While I completely understand your POV if these are being presented as 800 Euro / $1000 USD line items. But at least in the US, there is such a highly competitive market for such things, that it's rare that you can charge more than $300 for a full-day training. And at that, it often takes between 7-10 students just to look at breaking even (without even considering effort on the organizers side).
So often the training/workshops are being offered as a loss leader, to make the conference itself look more appealing.
For sure, all of this is completely dependent of so many factors. I'm all for sharing the financial risk. After all, you're really doing it together. It would be good to discuss the arrangements, or make a deal with percentages or a maximum fee (see https://cfp.phpdd.org/package for an attractive example).
I think you missed my point there. In that example they are (no matter what) paying out the airfare & hotel, and then they are adding payment on top. I applaud them for that. But that doesn't equate to 'sharing the risk'. If a training only sells 2 tickets. Then the organizers lost money, while still covering all expenses for that speaker, and still paying them. Sharing the risk would mean "You buy your own flight, pay for your own meals, pay for your own hotel" ... and then working out a fee-sharing, that appropriately took into account the effort level in promotion .v. preparation/training. So that the speaker would just be as financially at risk as the organizers, in order to also potentially share in the benefits.
IMO, you shouldn't expect the 'best of both worlds'. Where as a speaker you enter the arrangement with no financial risk, and yet expect financial reward.
YMMV,
Eli - Both a speaker, and a conference organizer (who honestly struggles to make ends meet financially, and currently makes only about 1/3rd what he used to as a full-time programmer instead, but does it because he wants to support the community)

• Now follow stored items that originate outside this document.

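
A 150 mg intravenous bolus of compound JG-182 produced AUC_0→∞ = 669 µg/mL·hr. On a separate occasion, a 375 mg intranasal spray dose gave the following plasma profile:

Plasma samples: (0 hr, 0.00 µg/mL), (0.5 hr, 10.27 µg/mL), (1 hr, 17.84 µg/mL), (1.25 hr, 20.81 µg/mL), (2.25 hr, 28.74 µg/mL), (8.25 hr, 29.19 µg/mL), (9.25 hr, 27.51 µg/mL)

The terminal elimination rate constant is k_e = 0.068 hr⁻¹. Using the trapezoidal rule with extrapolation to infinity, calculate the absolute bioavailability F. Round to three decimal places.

F = 0.386

Trapezoidal AUC_0→9.25 (intranasal spray):
  [0→0.5]: (0.00+10.27)/2 × 0.5 = 2.5675
  [0.5→1]: (10.27+17.84)/2 × 0.5 = 7.0275
  [1→1.25]: (17.84+20.81)/2 × 0.25 = 4.83125
  [1.25→2.25]: (20.81+28.74)/2 × 1 = 24.775
  [2.25→8.25]: (28.74+29.19)/2 × 6 = 173.79
  [8.25→9.25]: (29.19+27.51)/2 × 1 = 28.35
  Sum = 241.34125 µg/mL·hr
Tail: C_last/k_e = 27.51/0.068 = 404.559
AUC_0→∞ (intranasal spray) = 241.34125 + 404.559 = 645.90025 µg/mL·hr
F = (AUC_ev/D_ev)/(AUC_iv/D_iv) = (645.90025/375)/(669/150) = 1.7224/4.46 = 0.3862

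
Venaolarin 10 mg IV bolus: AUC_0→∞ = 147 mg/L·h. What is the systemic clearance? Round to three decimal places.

CL = Dose_iv / AUC_0→∞
   = 10 / 147 = 0.0680272 L/h

CL = 0.068 L/h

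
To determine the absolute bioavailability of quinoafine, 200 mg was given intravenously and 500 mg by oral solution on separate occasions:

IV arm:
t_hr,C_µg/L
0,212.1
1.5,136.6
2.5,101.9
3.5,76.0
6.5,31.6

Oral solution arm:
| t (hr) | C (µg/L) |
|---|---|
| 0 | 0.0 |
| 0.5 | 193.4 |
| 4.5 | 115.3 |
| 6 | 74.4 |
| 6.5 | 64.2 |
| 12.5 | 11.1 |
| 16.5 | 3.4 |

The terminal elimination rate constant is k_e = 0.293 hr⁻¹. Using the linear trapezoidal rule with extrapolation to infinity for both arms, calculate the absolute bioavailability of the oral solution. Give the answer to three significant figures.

F = 0.600

Trapezoidal AUC_0→6.5 (IV):
  [0→1.5]: (212.1+136.6)/2 × 1.5 = 261.525
  [1.5→2.5]: (136.6+101.9)/2 × 1 = 119.25
  [2.5→3.5]: (101.9+76.0)/2 × 1 = 88.95
  [3.5→6.5]: (76.0+31.6)/2 × 3 = 161.4
  Sum = 631.125 µg/L·hr
IV tail: 31.6/0.293 = 107.850; AUC_iv,0→∞ = 631.125 + 107.850 = 738.975 µg/L·hr
Trapezoidal AUC_0→16.5 (oral solution):
  [0→0.5]: (0.0+193.4)/2 × 0.5 = 48.35
  [0.5→4.5]: (193.4+115.3)/2 × 4 = 617.4
  [4.5→6]: (115.3+74.4)/2 × 1.5 = 142.275
  [6→6.5]: (74.4+64.2)/2 × 0.5 = 34.65
  [6.5→12.5]: (64.2+11.1)/2 × 6 = 225.9
  [12.5→16.5]: (11.1+3.4)/2 × 4 = 29.0
  Sum = 1097.575 µg/L·hr
oral solution tail: 3.4/0.293 = 11.604; AUC_ev,0→∞ = 1097.575 + 11.604 = 1109.179 µg/L·hr
F = (AUC_ev/D_ev)/(AUC_iv/D_iv) = (1109.179/500)/(738.975/200) = 2.218358/3.694875 = 0.6004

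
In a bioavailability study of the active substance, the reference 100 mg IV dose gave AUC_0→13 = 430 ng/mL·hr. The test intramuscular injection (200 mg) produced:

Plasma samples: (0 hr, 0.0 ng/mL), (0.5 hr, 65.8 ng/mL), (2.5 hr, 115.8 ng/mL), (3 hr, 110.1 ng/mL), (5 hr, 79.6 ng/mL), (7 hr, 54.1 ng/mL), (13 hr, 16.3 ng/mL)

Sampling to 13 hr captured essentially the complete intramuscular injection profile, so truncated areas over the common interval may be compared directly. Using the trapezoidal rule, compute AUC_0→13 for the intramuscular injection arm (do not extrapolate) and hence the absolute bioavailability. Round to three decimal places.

F = 0.918

Trapezoidal AUC_0→13 (intramuscular injection):
  [0→0.5]: (0.0+65.8)/2 × 0.5 = 16.45
  [0.5→2.5]: (65.8+115.8)/2 × 2 = 181.6
  [2.5→3]: (115.8+110.1)/2 × 0.5 = 56.475
  [3→5]: (110.1+79.6)/2 × 2 = 189.7
  [5→7]: (79.6+54.1)/2 × 2 = 133.7
  [7→13]: (54.1+16.3)/2 × 6 = 211.2
  Sum = 789.125 ng/mL·hr
F = (AUC_ev/D_ev)/(AUC_iv/D_iv) = (789.125/200)/(430/100) = 3.945625/4.3 = 0.9176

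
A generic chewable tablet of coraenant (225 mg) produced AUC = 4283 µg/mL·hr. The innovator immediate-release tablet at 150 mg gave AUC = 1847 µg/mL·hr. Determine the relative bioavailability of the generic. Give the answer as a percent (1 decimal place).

F_rel = (AUC_test/D_test) / (AUC_ref/D_ref)
      = (4283/225) / (1847/150)
      = 19.0356 / 12.3133 = 1.5459 = 154.59%

F_rel = 154.6%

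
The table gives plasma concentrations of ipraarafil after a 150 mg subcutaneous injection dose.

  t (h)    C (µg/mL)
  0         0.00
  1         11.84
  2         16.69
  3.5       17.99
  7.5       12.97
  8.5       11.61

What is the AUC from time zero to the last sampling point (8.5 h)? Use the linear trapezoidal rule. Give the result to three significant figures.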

Ah, I get it. Yes, I think that kind of risk should/could be shared. In fact, organizing my own workshops and workshop tours, I took the risk and ended up losing money sometimes. To be more precise then, my suggestion mainly applies to conferences who - based on previous years - can be more or less certain that they'll be sold out (including the workshop days). There are plenty of those, and they should find a more reasonable way of sharing profit.